O cenário é traçado por Mathew Jones, autor de um blogue de tecnologia associado à IBM. Imagine-se que uma fabricante suspeita que algumas oficinas em certos mercados estão a instalar componentes contrafeitos nos carros dos clientes. Como essas componentes normalmente são de qualidade inferior às originais, isso poderá provocar acidentes ou problemas nos automóveis, manchando a credibilidade e a imagem da marca.

“Um sistema baseado na blockchain, conectado a sensores da internet das coisas e a dispositivos inteligentes, permitirá à central de serviço, à fabricante e ao cliente seguir o rasto à origem dos componentes de substituição e ao longo de todos os passos na cadeia de distribuição, até à data de fabrico e localização”, explica Mathew Jones num artigo sobre o tema.

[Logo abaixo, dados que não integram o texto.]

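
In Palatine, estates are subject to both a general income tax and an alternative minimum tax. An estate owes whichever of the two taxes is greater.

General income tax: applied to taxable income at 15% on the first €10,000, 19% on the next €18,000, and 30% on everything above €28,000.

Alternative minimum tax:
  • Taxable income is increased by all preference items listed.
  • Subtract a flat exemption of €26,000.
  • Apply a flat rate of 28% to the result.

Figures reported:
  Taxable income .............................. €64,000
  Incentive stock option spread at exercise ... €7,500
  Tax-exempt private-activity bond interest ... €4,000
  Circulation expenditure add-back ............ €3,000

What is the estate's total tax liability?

Alternative minimum tax:
  Adjusted income: €64,000 + €7,500 + €4,000 + €3,000 = €78,500
  Less exemption €26,000 → base €52,500
  €52,500 × 28% = €14,700

General income tax:
  €10,000 × 15% = €1,500
  €18,000 × 19% = €3,420
  €36,000 × 30% = €10,800
  → €15,720

€15,720 > €14,700, so the general income tax governs.

€15,720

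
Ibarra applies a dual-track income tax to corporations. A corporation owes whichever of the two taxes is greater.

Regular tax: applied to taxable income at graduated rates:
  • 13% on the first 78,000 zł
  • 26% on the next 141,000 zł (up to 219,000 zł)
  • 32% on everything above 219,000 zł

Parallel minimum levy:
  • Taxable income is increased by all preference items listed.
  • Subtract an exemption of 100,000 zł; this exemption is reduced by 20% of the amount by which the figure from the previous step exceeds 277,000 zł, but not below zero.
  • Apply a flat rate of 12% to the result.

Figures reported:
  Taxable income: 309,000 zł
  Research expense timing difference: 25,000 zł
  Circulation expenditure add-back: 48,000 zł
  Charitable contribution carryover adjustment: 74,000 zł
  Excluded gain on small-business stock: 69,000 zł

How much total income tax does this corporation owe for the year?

Parallel minimum levy:
  Adjusted income: 309,000 zł + 25,000 zł + 48,000 zł + 74,000 zł + 69,000 zł = 525,000 zł
  Exemption: 100,000 zł − 20% × (525,000 zł − 277,000 zł) = 100,000 zł − 49,600 zł = 50,400 zł
  Base: 525,000 zł − 50,400 zł = 474,600 zł
  474,600 zł × 12% = 56,952 zł

Regular tax:
  78,000 zł × 13% = 10,140 zł
  141,000 zł × 26% = 36,660 zł
  90,000 zł × 32% = 28,800 zł
  → 75,600 zł

75,600 zł > 56,952 zł, so the regular tax governs.

75,600 zł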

Alguns fabricantes não têm registos de cada componente presente num automóvelPixabay

Este é apenas um dos cenários. Um sistema parecido com aquele que a Walmart experimentou poderá ser usado pelas fabricantes quando têm de recolher carros defeituosos já em circulação. Foi o que aconteceu com a Volkswagen e os 11 milhões de automóveis. No entanto, segundo Mathew Jones, “a maioria das fabricantes não têm uma identificação única de todas as partes de um veículo vendido”. Por isso, quando surgem casos como o da Volkswagen, estas empresas têm de emitir notas de recolha com base “no modelo e ano específico”. E não podem contactar diretamente um cliente a informá-lo de que é um dos visados.

“Um sistema de blockchain que permita às fabricantes identificar todas as componentes irá poupar uma grande quantidade de dinheiro no caso de uma recolha ser necessária no futuro”, continua Mathew Jones. Sem ele, “milhares de clientes” vão continuar a ser importunados desnecessariamente quando acontecem estas situações. E tempo também é dinheiro.